The problem is that I’m the oldest of two daughters — always the dutiful daughter, always available to drop everything to tend to my parents’ (especially mother’s) needs. My free-spirit little sister, meanwhile, has lived all over Europe for the past 10-plus years, much to my envy. My mom has always been extremely anxious and needy, which is getting worse with age.

I now feel guilty for even considering a move that could take us 700 miles away, much less to my dream school that’s in Paris. My dad’s shell-shocked looks and my mom’s ever-present, anxious “What if there’s an emergency?” comments make me question if I should even do this. I would deeply regret missing an adventure in a whole new setting, but I also would deeply regret missing potentially the last moments of my parents’ lives. Being the oldest child is hard. Advice, please! — Quandary

Answer: Wait — no. Being the older child who has been manipulated into believing it is her responsibility to take care of her as-far-as-I-can-tell-still-perfectly-capable parents while her younger sibling enjoys the freedom of complete autonomy and zero family expectations is hard.

Maybe you prefer not to be that wordy. Fair enough. But your six-word version is simply not accurate. Firstborns have their challenges, sure — as do middles and youngests — but to see this narrowly as a birth-order issue is to miss the broad scope of what’s really going on.

Your parents groomed you to serve them, expect you to serve them, and used their emotional leverage to keep you close enough geographically to serve them. Because doing that to you serves them.

Why weren’t they focused on providing you with whatever was healthy for you?

To give them the benefit of the doubt, I’ll hope this firstborn thing is a cultural expectation handed down by their parents’ parents’ parents, and their fault is only in not questioning its fairness and present-day relevance.

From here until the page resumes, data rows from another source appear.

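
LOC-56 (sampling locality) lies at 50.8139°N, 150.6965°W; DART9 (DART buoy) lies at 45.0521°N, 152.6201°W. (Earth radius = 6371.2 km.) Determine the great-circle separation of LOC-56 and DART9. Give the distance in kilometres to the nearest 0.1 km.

656.5 km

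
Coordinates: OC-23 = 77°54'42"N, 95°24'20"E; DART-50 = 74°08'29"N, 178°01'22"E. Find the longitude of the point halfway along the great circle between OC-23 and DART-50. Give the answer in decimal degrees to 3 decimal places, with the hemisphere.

OC-23: φ = +77.91167°, λ = +95.40556°
DART-50: φ = +74.14139°, λ = +178.02278°
Bx = cos φ₂ cos Δλ = 0.035114,  By = cos φ₂ sin Δλ = 0.270999
φₘ = atan2(sin φ₁ + sin φ₂, √((cos φ₁ + Bx)² + By²)) = 79.34296°
λₘ = λ₁ + atan2(By, cos φ₁ + Bx) = 143.34435°

143.344°E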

But when your dreams are on the table and they opt not to support them —- when they deny Daughter A the same fulfillment they grant Daughter B — my generosity curdles fast.

At this point, you probably struggle to distinguish between what they want from you and what you want for yourself. If so, that’s not your fault; it’s the guilt they’ve embedded in you. (Easy installation!: (1) Set expectation. (2) Withhold love when expectation isn’t met. (3) Repeat. Enjoy lifetime guilt supply.)

Sad fact: Caring for parents when the time comes can be a sacred and beautiful task, entered freely and with love. Manipulating a child into it erases all choice, and the beauty with it.

You are so invested in this dynamic that you might need good therapy to untangle yourself — not because you can’t physically get to Paris, but because guilt strings can choke off your joy supply whatever you do, home or abroad. If you foresee eternal self-flagellation should something happen to a parent while you’re busy living your life, then please — please — make an appointment today.

Dear Carolyn: My sister thinks if I confide in her, then my confidences are no secret to her husband. He is a nice guy, but I don’t particularly WANT my innermost secrets known to my brother-in-law. I’ve told her this to no effect. I have nobody else I can talk to about things that bother me. Do I have to stop talking to my sister about my deepest feelings? — Lonely Sister

Answer: Regrettably, yes. Or you have to accept that her husband will know everything.

So which do you want more: a confidant, or confidentiality?